It is known that the LHC has a considerable discovery potential because of its large
centre-of-mass energy (vs =14 TeV) and the high design luminosity. In addition the two
experiments ATLAS and CMS perform precision measurements for numerous models in physics. The
increasing experimental precision demands an even higher level of accuracy on the theoretical
side. For a more precise prediction of outcomes one has to consider the corrections obtained
typically from Quantum Chromodynamics (QCD). The calculation of these corrections in the high
energy regime is described by perturbation theory. In the present study multi-loop
calculations in QCD including in particular two-loop corrections for single top quark
production are considered. There are several phenomenological motivations to study single top
quark production: Firstly the process is sensitive to the electroweak Wtb-vertex moreover
non-standard couplings can hint at physics beyond the Standard Model. Secondly the t-channel
cross section measurement provides information on the b-quark Parton Distribution Functions
(PDF). Finally single top quark production enables us to directly measure the
Cabibbo-Kobayashi-Maskawa(CKM) matrix element Vtb. The next-to-next-to-leading-order (NNLO)

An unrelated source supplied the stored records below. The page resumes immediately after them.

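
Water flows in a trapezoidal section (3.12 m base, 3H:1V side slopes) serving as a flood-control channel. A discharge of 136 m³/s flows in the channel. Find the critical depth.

y_c = 2.87 m

At critical depth, Q² T / (g A³) = 1, i.e. A³/T = Q²/g = 136²/9.81 = 1885.
Trying y = 3.44 m: A³/T = 4159 — high.
Trying y = 2.21 m: A³/T = 610.8 — low.
Trying y = 2.87 m: A³/T = 1876 — matches.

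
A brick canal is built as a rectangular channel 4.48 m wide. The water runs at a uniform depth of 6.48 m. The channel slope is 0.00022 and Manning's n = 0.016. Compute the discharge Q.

Flow area A = b·y = 4.48 × 6.48 = 29.03 m². Wetted perimeter P = b + 2y = 4.48 + 2×6.48 = 17.44 m.
Hydraulic radius R = A/P = 29.03/17.44 = 1.665 m.
Manning's equation: Q = (1/n) A R^(2/3) S^(1/2) = (1/0.016) × 29.03 × 1.665^(2/3) × 0.00022^(1/2) = 37.8 m³/s.

Q = 37.8 m³/s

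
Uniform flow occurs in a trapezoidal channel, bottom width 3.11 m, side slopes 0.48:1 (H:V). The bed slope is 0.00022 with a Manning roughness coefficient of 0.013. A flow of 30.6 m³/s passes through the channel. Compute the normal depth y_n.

y_n = 3.87 m

Manning's equation rearranged: A R^(2/3) = nQ / (1·√S) = 0.013 × 30.6 / (√0.00022) = 26.82.
Try y = 4.94 m: A R^(2/3) = 41.89 — too large.
Try y = 2.9 m: A R^(2/3) = 16.09 — too small.
Try y = 3.87 m: A R^(2/3) = 26.78 — matches.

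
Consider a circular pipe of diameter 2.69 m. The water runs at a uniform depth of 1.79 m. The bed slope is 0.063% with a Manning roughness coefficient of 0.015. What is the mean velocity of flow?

V = 1.42 m/s

For a circular section of diameter D = 2.69 m at depth y = 1.79 m, the central angle is θ = 2 arccos(1 − 2y/D) = 3.816 rad. Then A = (D²/8)(θ − sin θ) = 4.016 m² and P = Dθ/2 = 5.133 m.
Hydraulic radius R = A/P = 4.016/5.133 = 0.7825 m.
From Manning's equation, V = (1/n) R^(2/3) S^(1/2) = (1/0.015) × 0.7825^(2/3) × 0.00063^(1/2) = 1.42 m/s.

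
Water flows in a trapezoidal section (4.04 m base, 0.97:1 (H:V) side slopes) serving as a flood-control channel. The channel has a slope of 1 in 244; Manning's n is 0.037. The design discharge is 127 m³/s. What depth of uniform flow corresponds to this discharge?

y_n = 4.76 m

Manning's equation rearranged: A R^(2/3) = nQ / (1·√S) = 0.037 × 127 / (√0.004098) = 73.4.
At y = 4.06 m: A R^(2/3) = 53.28 — low.
At y = 6.01 m: A R^(2/3) = 119.3 — high.
At y = 4.76 m: A R^(2/3) = 73.49 — ≈ 73.4.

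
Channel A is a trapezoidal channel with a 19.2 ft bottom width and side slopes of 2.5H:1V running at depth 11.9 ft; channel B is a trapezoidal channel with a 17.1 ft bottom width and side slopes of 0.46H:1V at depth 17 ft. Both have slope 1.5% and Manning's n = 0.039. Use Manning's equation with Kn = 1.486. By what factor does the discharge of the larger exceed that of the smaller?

1.28

Channel A: With bottom width b = 19.2 ft and side slope z = 2.5: A = (b + zy)y = (19.2 + 2.5×11.9)×11.9 = 582.5 ft²; P = b + 2y√(1+z²) = 19.2 + 2×11.9×2.693 = 83.28 ft. Hydraulic radius R = A/P = 582.5/83.28 = 6.994 ft. Q_A = (1.486/0.039)·582.5·6.994^(2/3)·√0.015 = 9942 ft³/s.
Channel B: With bottom width b = 17.1 ft and side slope z = 0.46: A = (b + zy)y = (17.1 + 0.46×17)×17 = 423.6 ft²; P = b + 2y√(1+z²) = 17.1 + 2×17×1.101 = 54.52 ft. Hydraulic radius R = A/P = 423.6/54.52 = 7.77 ft. Q_B = (1.486/0.039)·423.6·7.77^(2/3)·√0.015 = 7755 ft³/s.
The larger discharge is 9942 ft³/s and the smaller is 7755 ft³/s; the ratio is 1.28.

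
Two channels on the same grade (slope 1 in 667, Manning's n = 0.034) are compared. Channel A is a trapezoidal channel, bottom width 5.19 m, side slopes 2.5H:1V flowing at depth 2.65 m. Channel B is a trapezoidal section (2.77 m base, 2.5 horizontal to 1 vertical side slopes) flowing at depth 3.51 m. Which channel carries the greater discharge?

channel B

Channel A: With bottom width b = 5.19 m and side slope z = 2.5: A = (b + zy)y = (5.19 + 2.5×2.65)×2.65 = 31.31 m²; P = b + 2y√(1+z²) = 5.19 + 2×2.65×2.693 = 19.46 m. Hydraulic radius R = A/P = 31.31/19.46 = 1.609 m. Q_A = (1/0.034)·31.31·1.609^(2/3)·√0.001499 = 48.96 m³/s.
Channel B: With bottom width b = 2.77 m and side slope z = 2.5: A = (b + zy)y = (2.77 + 2.5×3.51)×3.51 = 40.52 m²; P = b + 2y√(1+z²) = 2.77 + 2×3.51×2.693 = 21.67 m. Hydraulic radius R = A/P = 40.52/21.67 = 1.87 m. Q_B = (1/0.034)·40.52·1.87^(2/3)·√0.001499 = 70.04 m³/s.
Q_A = 48.96 m³/s vs Q_B = 70.04 m³/s, so channel B carries more.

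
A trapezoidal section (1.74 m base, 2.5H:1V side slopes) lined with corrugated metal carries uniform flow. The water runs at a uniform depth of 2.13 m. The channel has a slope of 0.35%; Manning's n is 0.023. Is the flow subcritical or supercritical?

With bottom width b = 1.74 m and side slope z = 2.5: A = (b + zy)y = (1.74 + 2.5×2.13)×2.13 = 15.05 m²; P = b + 2y√(1+z²) = 1.74 + 2×2.13×2.693 = 13.21 m.
Hydraulic radius R = A/P = 15.05/13.21 = 1.139 m.
V = (1/n) R^(2/3) √S = (1/0.023) × 1.139^(2/3) × √0.0035 = 2.806 m/s. Hydraulic depth D_h = A/T = 15.05/12.39 = 1.215 m.
Froude number Fr = V/√(g·D_h) = 2.806/√(9.81×1.215) = 0.813, which is less than 1, so the flow is subcritical.

subcritical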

calculation of the single top quark production has many building blocks. In this study two
blocks will be presented: one-loop corrections squared and two-loop corrections interfered with
Born. Initially the one-loop squared contribution at NNLO for single top quark production will
be calculated. Before we begin with the calculation of the two-loop corrections to single top
quark production we calculate the QCD form factors of heavy quarks at NNLO along with the
axial vector coupling as a first independent check. A comparison with the relevant literature
suggests that this approach is in line with generally accepted procedure. This consistency
check provides a proof of the validity of our setup. In the next step the two-loop corrections
to single top quark production will be calculated. After reducing all occurring tensor
integrals to scalar integrals we apply the integration by parts method (IBP) to find the
master integrals. This step is a major challenge compared to all similar calculations because
of the number of variables in the problem (two Mandelstam variables s and t the dimension d
and the mass of the top quark mt as well as the mass of the W boson mw). Finally the
calculation of the three kinds of topologies vertex corrections double boxes and non-planar
double boxes in the two-loop contribution at NNLO calculation will be presented.